Matthew Day, Senior Vice President
For the near-term, Lloyd’s announced its most recent three-year strategic plan (2012-2014) in December 2011, laying out its key priorities for 2012 and beyond. The implementation of Solvency II is one of its top priorities. Lloyd’s plans to continue to lobby the Financial Services Authority (FSA) to ensure Solvency II and other planned European regulations are appropriate for Lloyd’s and to fully understand the impact they will have on Lloyd’s international licenses. Despite the continued uncertainty over implementation dates for Solvency II, Lloyd’s will issue guidance on suggested practice and ensure that managing agents and syndicates meet its requirements.
Other important priorities for Lloyd’s in 2012 include market oversight on underwriting discipline and risk management, a claims transformation program and a market operations review. Lloyd’s intends to implement a roadmap to not only renew back office operations that are currently in place, but also make efficiency gains for the future. These areas of focus highlighted by Lloyd’s are indicative of the challenges currently facing the broad (re)insurance sector. Indeed, recent events have reinforced the importance of portfolio diversification, broker relationships and market modernization.

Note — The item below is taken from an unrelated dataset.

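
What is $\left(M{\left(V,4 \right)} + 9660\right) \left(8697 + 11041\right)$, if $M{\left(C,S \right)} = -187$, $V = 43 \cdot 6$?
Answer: $186978074$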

Market Portfolio Diversification
(Re)insurers are increasingly seeking new approaches to risk diversification, and the Lloyd’s Market is no exception. Lloyd’s has a portfolio concentrated in catastrophe-exposed business. This emphasis is driven by profit opportunities and the relative capital efficiencies of the Lloyd’s Market.
The geography of Lloyd’s business has traditionally been dominated by North America and the United Kingdom. Meanwhile, European markets have been well served by domestic insurers, and developing markets have typically seen growth in lines outside of Lloyd’s focus. However, as discussed, Lloyd’s now has a vision that focuses on growing internationally in the medium and long-term, while consolidating its business in developed markets. During the next three years, Lloyd’s intends to utilize existing operations in China, Singapore and Japan to grow its business in these countries and implement a market development framework to consider business in new geographies. There is already some evidence of growth in emerging markets, with Lloyd’s increasing its premiums by about 4 percent in Central Asia and Asia Pacific, Central and South America and other emerging markets since 2009.
(Re)insurance brokers can help facilitate international expansion, and Lloyd’s is well positioned to exploit its strong relationship with the broking community to achieve this. Lloyd’s is very much a broker market, and this model serves it well. Brokers play a key role in the Lloyd’s Market, and the mutually beneficial relationship between Lloyd’s and brokers is likely to continue.
Whether business is placed on a delegated authority basis in a local market or agreed through face-to-face negotiations in London, brokers are integral to the identification of business and the structuring of risk placement. Lloyd’s continues to rely on the
largest three brokers (see Figure 1), which produce approximately half of its premium flow.
As emerging regional centers continue to grow, Lloyd’s must develop and/or broaden relationships with brokers that operate in these territories to exploit growth opportunities to the fullest.
The evolving and increasingly complex (re)insurance marketplace has forced markets to revise and improve their operating systems to cut costs and remain competitive. Lloyd’s has traditionally lagged behind other markets in terms of efficiencies. To increase its competitive position, Lloyd’s has compiled its own market modernization program that focuses on improving processing infrastructure to support the operation of the subscription market and to meet tax and regulatory reporting requirements. This program will modernize the way Lloyd’s business is processed by introducing new technology and encouraging market participants to embrace the changes.
One important development has been the gradual introduction of the Claims Transformation Programme. Prior to the program’s launch, the vast majority of Lloyd’s market claims were handled by the outsourcing firm Xchanging plc. However, the introduction of the Claims Transformation Programme opens the Market considerably. Lloyd’s expects the program to significantly improve claims performance across the Market by enhancing the segmentation of claims, introducing the choice of whether to manage claims in-house or outsource them, increasing flexibility in claims notification and settlement processes and strengthening the claims governance framework.
Another process improvement project at Lloyd’s is the Exchange initiative, which started as a pilot program in May 2009, and was officially launched in March 2012. The Exchange initiative allows Market participants to exchange risk information electronically, including all endorsements in every class, using ACORD standard messaging. Several brokers, insurance companies and all managing agents are now transacting endorsements electronically at Lloyd’s.